Accuracy is measured by sending the predicted q back through forward kinematics and comparing the resulting tip position to the requested insect location. RMSE is taken over the full target set in Rd.csv.

predictedQ = model.predict(Rd.T)
predicted_tip = np.array([cham.forward_kinematics(q) for q in predictedQ])
rmse = np.sqrt(np.mean((predicted_tip - Rd.T) ** 2))

This composition — predict → forward-kinematics → compare in task space — is more meaningful than measuring error in q directly, because joint-space errors can be magnified or shrunk by the geometry.


3. Catch probability

An insect has a radius of 0.01 m. The chameleon catches it whenever the predicted tip lands within that radius of the centre. Probability is simply the fraction of hits:

distances = np.linalg.norm(predicted_tip - Rd.T, axis=1)
probability = np.sum(distances < 0.01) / len(distances)

Why this matters separately from RMSE: RMSE squares and averages errors, so a model can have a very small RMSE but still miss the prey radius on a few outlier targets. Conversely, a noisier model that keeps every error under 1 cm catches every insect. The two metrics measure different things.


4. Mass identification from dynamics

The provided dynamics are

M(q) q̈ + C(q, q̇) + g(q) = τ

with M, C, g given in terms of the unknown mass m. Inspecting the equations, every term on the left is linear in m, which means the system can be rewritten in linear-in-parameters form:

Φ(q, q̇, q̈) · θ = τ        with θ = m

This is the standard form used in robot parameter identification — once in this form, the unknown can be recovered with ordinary least squares over all samples.

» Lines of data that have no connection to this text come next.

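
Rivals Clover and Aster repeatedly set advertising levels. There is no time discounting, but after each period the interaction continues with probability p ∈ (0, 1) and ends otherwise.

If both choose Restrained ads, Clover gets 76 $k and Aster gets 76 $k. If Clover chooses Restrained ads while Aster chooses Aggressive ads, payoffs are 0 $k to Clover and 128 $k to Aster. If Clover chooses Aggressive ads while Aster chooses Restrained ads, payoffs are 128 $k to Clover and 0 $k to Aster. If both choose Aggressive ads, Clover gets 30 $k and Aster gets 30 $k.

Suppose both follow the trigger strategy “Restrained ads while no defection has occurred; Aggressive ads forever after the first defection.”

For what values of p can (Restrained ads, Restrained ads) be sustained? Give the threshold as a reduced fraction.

Expected cooperation value is 76 + p·76 + p²·76 + … = 76/(1−p); deviation gives 128 + p·30/(1−p).
76 ≥ 128(1−p) + 30p ⇒ 98p ≥ 52 ⇒ p ≥ 52/98 = 26/49.

26/49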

Phi_list, tau_list = [], []
for i in range(Q.shape[1]):
    q, qd, qdd, tau = Q[:, i], Qdot[:, i], Qddot[:, i], Tau[:, i]
    M, C, G = cham.get_MCG(q, qd)
    rhs = tau - C @ qd - G
    Phi_list += [q[1]**2 * qdd[0], qdd[1]]
    tau_list += [rhs[0], rhs[1]]

Phi = np.array(Phi_list).reshape(-1, 1)
mass = float(np.linalg.lstsq(Phi, np.array(tau_list), rcond=None)[0])

For a noise-free model the recovered mass matches the true 0.1 kg to several decimals.


What I took away


Files

Methodology write-up. Full solution code is not published to protect the integrity of the coursework while the module is still running.